Forever and ever, you can multiply 2 by the counting numbers and add up all of those products. The largest number that you multiplied by 2 looks at the pattern on the other side. If the last number that you multiplied by 2 was a 4 (that was quick), then 2 + 4 + 6 + 8 = 4 (5) = 20.
In other words P(n) is true for 2+4+6+...+2n = n(n+1).
Solution: Let P(n) be the proposition that the sum of the first n even numbers is n(n+1). We must prove that P(n) is true for n = 1,2,3,....First, we need to show the basis step that P(1) is true. Then we show the inductive step where the conditional statement with a new variable P(k) implies P(k+1) is true for k = 1,2,3,.... That's the 2(1) + 2(2) + 2(3) = 3(4) = 12 with the conditional k in place of the proposition n.
Basis Step: P(1) is true, because 2(1) = 1(1+1). 2(1)=1(2) because of the commutative property of multiplication.
Also 2(1) + 2(2) + 2(3) = 2(1+2+3) = 2(6) = 2(2)(3) = 4(3) = 3(4). (This is distributive and commutative property, but I digress...)
Inductive Step: For the inductive hypothesis we must assume that P(k) holds true for any positive integer k. We assume that P(k) = 2+4+6+...+2k = k(k+1).

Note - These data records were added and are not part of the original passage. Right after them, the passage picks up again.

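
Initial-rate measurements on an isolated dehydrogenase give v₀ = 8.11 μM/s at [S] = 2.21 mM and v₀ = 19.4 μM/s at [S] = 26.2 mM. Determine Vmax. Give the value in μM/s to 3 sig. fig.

22.3 μM/s

From v = Vmax[S]/(Km+[S]), each point gives Vmax = v(Km+[S])/[S].
Equating: 8.11(Km+2.21)/2.21 = 19.4(Km+26.2)/26.2.
3.670·Km + 8.11 = 0.7405·Km + 19.4, so (3.670 − 0.7405)·Km = 19.4 − 8.11.
Km = 11.29/2.929 = 3.85 mM; then Vmax = 8.11(3.85+2.21)/2.21 = 22.3 μM/s.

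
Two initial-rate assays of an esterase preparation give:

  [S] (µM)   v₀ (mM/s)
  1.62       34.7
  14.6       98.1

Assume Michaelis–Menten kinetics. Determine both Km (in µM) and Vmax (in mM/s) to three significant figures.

From v = Vmax[S]/(Km+[S]), each point gives Vmax = v(Km+[S])/[S].
Equating: 34.7(Km+1.62)/1.62 = 98.1(Km+14.6)/14.6.
21.42·Km + 34.7 = 6.719·Km + 98.1, so (21.42 − 6.719)·Km = 98.1 − 34.7.
Km = 63.40/14.70 = 4.31 µM; then Vmax = 34.7(4.31+1.62)/1.62 = 127 mM/s.

Km = 4.31 µM; Vmax = 127 mM/s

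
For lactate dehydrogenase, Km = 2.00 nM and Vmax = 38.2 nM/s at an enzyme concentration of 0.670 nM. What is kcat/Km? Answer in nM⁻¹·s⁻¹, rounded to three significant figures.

28.5 nM⁻¹·s⁻¹

kcat = Vmax/[E]total = 38.2/0.670 = 57.0 s⁻¹.
kcat/Km = 57.0/2.00 = 28.5 nM⁻¹·s⁻¹.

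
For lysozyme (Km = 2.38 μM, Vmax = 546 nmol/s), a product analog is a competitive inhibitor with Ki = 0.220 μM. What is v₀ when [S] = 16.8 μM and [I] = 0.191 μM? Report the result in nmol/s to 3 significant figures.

432 nmol/s

With α = 1 + [I]/Ki = 1 + 0.191/0.220 = 1.868, the competitive rate law is v = Vmax[S] / (αKm + [S]).
v = 546×16.8 / (1.868×2.38 + 16.8) = 9173/21.25 = 432 nmol/s.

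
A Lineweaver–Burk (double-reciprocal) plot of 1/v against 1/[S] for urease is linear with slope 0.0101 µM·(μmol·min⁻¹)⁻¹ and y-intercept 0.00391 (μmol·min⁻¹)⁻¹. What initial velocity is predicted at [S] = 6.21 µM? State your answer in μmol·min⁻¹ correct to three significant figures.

The y-intercept is 1/Vmax, so Vmax = 1/0.00391 = 256 μmol·min⁻¹.
The slope is Km/Vmax, so Km = 0.0101 × 256 = 2.58 µM.
Then v = 256 × 6.21/(2.58 + 6.21) = 181 μmol·min⁻¹.

181 μmol·min⁻¹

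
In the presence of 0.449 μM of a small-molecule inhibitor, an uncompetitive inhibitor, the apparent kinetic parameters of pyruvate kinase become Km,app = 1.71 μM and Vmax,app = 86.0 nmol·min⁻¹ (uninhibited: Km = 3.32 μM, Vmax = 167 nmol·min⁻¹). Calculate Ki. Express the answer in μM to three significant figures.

0.477 μM

Uncompetitive: Vmax,app = Vmax/α (and Km,app = Km/α) with α = 1 + [I]/Ki.
α = Vmax/Vmax,app = 167/86.0 = 1.942.
Ki = [I]/(α − 1) = 0.449/0.9419 = 0.477 μM.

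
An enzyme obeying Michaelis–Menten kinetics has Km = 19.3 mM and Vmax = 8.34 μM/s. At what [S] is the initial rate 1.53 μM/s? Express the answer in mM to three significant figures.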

The forever and ever part...
Now we are going to start with that forever and ever part...and take it one step further. It is like the next stept of 2(1) + 2(2) + 2(3) + 2(4) = 4(5) = 20 statement. Basis Step - It must be shown that P(k+1) = 2+4+6+...+ 2k + 2(k+1) = (k+1)((k+1)+1) = (k+1)(k+2) is also true.
Induction Step - When we begin with the assumption P(k) = 2+4+6+...+2k = k(k+1) and add 2(k+1) to both sides, it follows that 2+4+6+...+2k + 2(k+1) = k(k+1) + 2(k+1) and when you factor out the (k+1) = (k+1)(k+2). Which, from the basis step, is P(k+1). [Factoring out a binomial can be tought. It is sort of like saying kx +2x = x(k+2) kind of factoring.]
This last equation shows that P(k+1) is true under the assumption that P(k) is true. This completes the inductive step.